Unless you're Kovid Goyal (made me look that up and man, what a rough name to have in the 2020s), I don't see how that connects to your response at all. And even if you were, honestly. I've seen some of the other stuff the guy has done and said. I'm not sure he'd take it as an insult and I don't mean it as one. The man made the piece of software he needed the way he wanted, which is very much not universal. It just happens to now be the core of entire chunk of the ebook industry that isn't made by Amazon.com Inc., much to my annoyance.

But since I'm at it, if your software is annoying people have no need to hide their anger or contempt for the ways in which it is annoying, even if it's FOSS. If you put it out there don't be mad when end users act like end users. People who stumble upon a piece of software and try to use don't need to do an audit on your accounts and licenses to know if they are allowed to be mad at the stuff that's annoying them. FOSS competes with commercial software in equal terms, as far as end users are concerned. Some of the ways it competes have to do with privacy, security, code access and lack of fees, but all the other ways, including UX, polish and feature set, still apply.

[–] dustyData@lemmy.world 2 points 23 hours ago* (last edited 23 hours ago) (1 children)

Yeah, I don't think you understand Calibre at all, because you are somehow annoyed by it. I get it. But there's no e-reader on the market that supports Calibre. Quite the contrary, there's a titanic effort from the Calibre team (it's been several people since 2009) to reverse engineer support with every single e-reader and tablet in the market that should not be minimized. You're also painting a picture as if somehow Calibre is the Windows of e-book and everyone hates it but is forced to use it, when in reality that is not at all the case. Yes, it has quirks and people have constructive criticisms, but calling a guy's name "rough" is not positive criticism. Overall, most people appreciate and like Calibre for what it has achieved and enabled for readers all around the world.

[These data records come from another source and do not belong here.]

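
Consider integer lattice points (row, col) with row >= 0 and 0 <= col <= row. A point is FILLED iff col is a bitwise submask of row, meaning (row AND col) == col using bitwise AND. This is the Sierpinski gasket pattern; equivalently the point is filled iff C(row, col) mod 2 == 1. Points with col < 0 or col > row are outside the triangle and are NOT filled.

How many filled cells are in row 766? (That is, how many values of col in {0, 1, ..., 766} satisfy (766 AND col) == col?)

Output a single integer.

Answer: 256

Derivation:
766 in binary = 1011111110
popcount(766) = number of 1-bits in 1011111110 = 8
A col c satisfies (766 AND c) == c iff every set bit of c is also set in 766; each of the 8 set bits of 766 can independently be on or off in c.
count = 2^8 = 256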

Again, it's fine if you don't like it, don't understand it, and don't want to understand it. But that doesn't excuse insulting a person who actively is making your petty life a bit easier and free from corporate control. It takes a very weird person to feel like commenting negatively on someone's name is somehow appropriate, it's bully attitude. If that is all the criticism you can bring to a discussion of software, save it for yourself and stop replying. You're all over this thread complaining, completely unprovoked like a little wuss. No one is forcing you to use Calibre, it just so happen that no one has done anything better, as you yourself admitted in another comment.

[–] MudMan@fedia.io 0 points 9 hours ago

I absolutely don't understand Calibre at all. That's been my point all along.

I can tell you that I've actively tried to avoid Calibre when setting up a self-hosted ebook library and I'm currently chugging along with my Calibre-web install.

Turns out, somebody is forcing me to use Calibre, because I promise if I could have stuck with the half a dozen attempts at having a ebook library handle my pre-existing directory structure I wouldn't have wasted a day having Calibre ingesting and duplicating it all, then manually checking that everything came over before feeling safe enough to delete the original repository.

Because that's how it still works as of today, as it turns out.

And again, Calibre gets no more respect from me than... I don't know, Canva. I owe neither of them anything and if I happen to have a bad time using any part of it I feel super happy and safe sharing that on whatever venue seems applicable with as much sarcasm as I see fit. Software is software and end user criticism is end user criticism. I'm being exceedingly articulate and respectful about it, by those standards, speaking with full understanding of what the bad version of this looks and feels like.